Sat, Apr 29, 2017, 6:21pm (UTC -5)
One of my very favorite DS9 episodes, provides so much food for thought.

[Full disclosure, I'm now mid-S3, being quite late to the party, and I've not read A Stitch in Time, either, so I don't have too much trouble limiting my comment to my initial impression of the episode without later canon or fanon influencing my view of the situation]. I won't reiterate what everyone else has said above - I agree with practically all of it - but the one thing that I haven't seen anyone mention about Garak's stories is what I found the most revealing about his character, which is the fact that in all three versions he tells, 'Elim' is someone close to him who ends up being pivotal to the situation, whether by dying an thus being betrayed by Garak, or else doing it to Garak in return. This, to me, is especially significant after we learn that Elim and Garak are the same person - whatever the sequence of events that led to his exile from Cardassia and his 'betrayal' of Tain, they to me are bookended and/or even eclipsed by the fact that Garak feels he's betrayed/hurt HIMSELF through those actions. It left me thinking that the crux of the situation was rooted in him having to choose between doing what was expected of him for Cardassia/Tain and his own conscience (which I very firmly think he does have, in spite of his cold-bloodedness in most situations), and that his betrayal of his own conscience ultimately led to his betrayal of Tain and Tain's vision of Cardassia (which I don't think Garak shared anymore by the time we meet him at DS9). No doubt either or both of these situations was tied to Bajorans in some way in his custody, and therefore demonstrating the truth hidden in his lies to Bashir.
Peter G.
Sat, Apr 29, 2017, 11:50pm (UTC -5)
An excellent observation, BoxyP.
Sun, May 7, 2017, 11:32pm (UTC -5)
Read A Stitch in Time immediately if you care at all about getting to the heart of the mystery that is Elim Garak!

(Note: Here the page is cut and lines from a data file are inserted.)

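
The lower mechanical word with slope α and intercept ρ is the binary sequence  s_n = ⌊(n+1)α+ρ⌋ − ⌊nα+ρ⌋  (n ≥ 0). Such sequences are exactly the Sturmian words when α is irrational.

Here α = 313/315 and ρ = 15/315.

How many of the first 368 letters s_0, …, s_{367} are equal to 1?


#1s = Σ_{n=0}^{367} s_n = Σ_{n=0}^{367} (⌊(n+1)α+ρ⌋ − ⌊nα+ρ⌋)
the sum telescopes: every ⌊nα+ρ⌋ with 0 < n < 368 appears once with + and once with −, leaving ⌊368α+ρ⌋ − ⌊0·α+ρ⌋
368α + ρ = (368·313 + 15) / 315 = 115199/315
ρ = 15/315
⌊115199/315⌋ = 365,  ⌊15/315⌋ = 0
#1s = 365 − 0 = 365

365


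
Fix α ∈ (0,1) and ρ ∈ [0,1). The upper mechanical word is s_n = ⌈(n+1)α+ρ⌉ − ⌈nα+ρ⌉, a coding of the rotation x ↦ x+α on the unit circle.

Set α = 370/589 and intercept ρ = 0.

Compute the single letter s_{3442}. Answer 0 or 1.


(n+1)α + ρ = (3443·370) / 589 = 1273910/589
nα + ρ     = (3442·370) / 589 = 1273540/589
⌈1273910/589⌉ = 2163,  ⌈1273540/589⌉ = 2163
s_{3442} = 2163 − 2163 = 0

0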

Garak's exile didnt have anything to do with the occupation of Bajor. He was in love with a married woman and had an illicit affair with her against Tain's explicit orders (Tain of course was also his father) . He ended up killing her husband after he found out and abducted Garak. He also innadvertantly killed Dukat's father during an unofficial Obsidian Order interrogation both of which led to his exposure to the Central Command, who ultimately exiled him.
Thu, Jul 27, 2017, 10:20pm (UTC -5)
This is one of those episodes that come along every once in a while that is more of a dry academic character study and therefore isn't all that entertaining or involving keeping the audience at bay--or at least this audience member. I prefer character truths to be revealed in a more natural way than coming across as a character in a Petri dish
Fri, Jul 28, 2017, 11:56am (UTC -5)

Yeah, well it's definitely low budget and could be considered a bottle episode. The one thing I will point out is that we never really know exactly what we learned from Garak in this episode, but it nevertheless brings out a ton of interesting stories in the series (eg. "Improbable Cause"). Your enjoyment will depend heavily on your opinion of Robinson's performance, but for what it's worth I consider this a great break-out episode for the man.
Tue, Aug 15, 2017, 6:53pm (UTC -5)
Most excellent episode. I had been getting a bit tired of Garak prior to this with his little hints and murmurs, which i found tedious; this episode played it perfectly. He reveals a bit, then a bit that seems different, a bit more--and then it turns out to be all true. I immediately thought as Blake W. pointed out--that Garak had told the truth with every story and it showed his journey to exile.

I LOVED Tain--I thought Paul Dooley struck the perfect note. He is apparently quite the murderous villain (or maybe not--we aren't quite sure what the Obsidian Order did) but he is definitely one of those people who has information coming to him from everywhere. He was scary without being diabolical.

I absolutely LOVED that he didn't make Bashir beg for the cure--some sorts of villains would toy with him just for the fun of it--Tain isn't that type. Based on the credits we'll see Tain again--that makes me glad.

Stunning performances in a stunning episode.